‘It’s the most wonderful time of the year’—according to the music blasting in the shopping mall and, yes, even in the bathroom where I might have hoped for some respite. It’s November 21st, and the commercial season called Christmas is in full swing. This declaration of the wondrous time of year was followed by the insistence that ‘All I want for Christmas is you.’
The commercial season that is called Christmas seems to be an ever -growing quest for something that never quite defines itself. There is so much activity, such as parties and picnics, an extraordinary amount of food and drink, as well as the gift-giving. Then, too, there is a focus on ‘family’, with much celebration with and of children, and sometimes a rather guilt-laden sense of regret about relationships through the year.

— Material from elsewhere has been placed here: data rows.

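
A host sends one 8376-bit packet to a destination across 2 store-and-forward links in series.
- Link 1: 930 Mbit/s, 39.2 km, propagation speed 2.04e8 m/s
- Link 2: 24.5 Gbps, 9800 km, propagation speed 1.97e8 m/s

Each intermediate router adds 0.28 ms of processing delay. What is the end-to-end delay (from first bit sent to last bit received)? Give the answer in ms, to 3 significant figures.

50.2 ms

Transmission delays (L/R per hop): 0.00900645, 0.000341878 ms; sum = 0.00934833 ms.
Propagation delays (d/s per hop): 0.192157, 49.7462 ms; sum = 49.9383 ms.
Processing at 1 router(s): 1 × 0.28 ms = 0.28 ms.
End-to-end = 50.2 ms.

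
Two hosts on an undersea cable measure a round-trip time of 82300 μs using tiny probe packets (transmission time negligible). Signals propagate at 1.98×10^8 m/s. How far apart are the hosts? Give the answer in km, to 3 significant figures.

One-way propagation = RTT/2 = 41150 μs.
d = s × t = 198000000 × 0.04115 = 8150 km.

8150 km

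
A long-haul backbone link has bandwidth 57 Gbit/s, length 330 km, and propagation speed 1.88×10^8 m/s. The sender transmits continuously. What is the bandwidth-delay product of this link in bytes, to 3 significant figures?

Propagation delay = 330000 / 188000000 = 0.00175532 s.
BDP = R × t_prop = 57000000000 × 0.00175532 = 100053000 bits.
In bytes: 100053000/8 = 12500000 bytes.

12500000 bytes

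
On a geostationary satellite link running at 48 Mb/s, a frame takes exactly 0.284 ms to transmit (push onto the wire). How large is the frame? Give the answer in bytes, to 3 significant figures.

1700 bytes

L = R × t_tx = 48000000 b/s × 0.000284 s = 13632 bits.
In bytes: 13632 / 8 = 1700 bytes.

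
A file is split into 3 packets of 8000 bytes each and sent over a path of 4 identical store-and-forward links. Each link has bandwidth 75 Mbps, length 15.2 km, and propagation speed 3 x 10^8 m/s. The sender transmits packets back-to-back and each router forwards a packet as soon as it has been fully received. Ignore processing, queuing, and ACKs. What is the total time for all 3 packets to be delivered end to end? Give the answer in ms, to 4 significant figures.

5.323 ms

Per-hop transmission t_tx = L/R = 64000/75000000 = 0.853333 ms.
Per-hop propagation t_prop = 15200/300000000 = 0.0506667 ms.
Pipeline fill: first packet needs 4·t_tx to clear all hops; remaining 2 packets each add one t_tx.
Total = (4+3-1)·t_tx + 4·t_prop = 6·0.853333 + 4·0.0506667 = 5.323 ms.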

Is this really ‘the most wonderful time’? The local church to which I belong always has a time to recognize what we call ‘Blue Christmas’, acknowledging that for some people all this hype and happiness is actually quite alienating.
There are two basic responses I would like to offer to all this. First, that this is not Christmas at all. Christmas comes on the 24th of December, reaching into Christmas Day and the 12 days of the Christmas Season (basically, for Australians, covering the Boxing Day and New Year cricket test matches!)
Prior to Christmas is the season of Advent, beginning on Sunday December 3rd this year and extending to the beginning of Christmas.
Advent, in the church’s traditional calendar, is a time of waiting, a time of preparation, and a time of reflection on where we have been and where we are going—and only then a time of expectation and celebration.
‘The Lord is near’. That’s the message. The Lord is near, watch and pray. So against the background of the commercial hype, reaching right into the shopping centre toilets, this is meant to be a time of quietness and wonder.
Yes, then it is truly meant to be a wonderful time—a time of wondering. There is much to wonder about.
In the ancient Jewish traditions, there were songs and prayers which called out to God to relieve the people from oppression, hunger, injustice of many kinds. ‘How long, O God, how long?’ They wondered if there would ever be any relief—and if so, where would it come from?
Surely, this year, this Advent, we too may wonder: When will there be any relief for those suffering in appalling injustice, such as the asylum seekers abandoned by the Australian Government on Manus Island; or the Rohinga people, driven from their homeland in Myanmar, into Bangladesh—as if that poor country has resources to support them? And then, too, the people of Yemen, the almost forgotten country whose people have been all but wiped out by sectarian religious violence.
Well we might wonder, with and for them: How long, O God, how long?’
Thinking more broadly, we might go back over this year almost past, and wonder.
It is a wonder that we have not come to even worse violence, given the provocations and threats from either side of the Pacific Ocean.
It is a wonder that so many good people have continued to do so much good, in the face of growing poverty and compassion weariness.
It is a wonder that almost out of the blue, it seems that Zimbabwe may be relieved of the dictator who has driven the economy into destitution and an exceptional proportion of his people into unemployment.
It is a wonder, that the earth continues to sustain us, feed and nourish us, in spite of how we have treated it, in so many places.
All around us, there is surprising beauty, care, love and compassion. There is wonder. So much to wonder about—even if sometimes we wonder in despair or angst, as well as in joy and delight.
This can indeed be a wonder-filled time. I am not sure that is should be the most wonderful time of the year; but if, in spite of what is called Christmas we experience this wonder then so be it!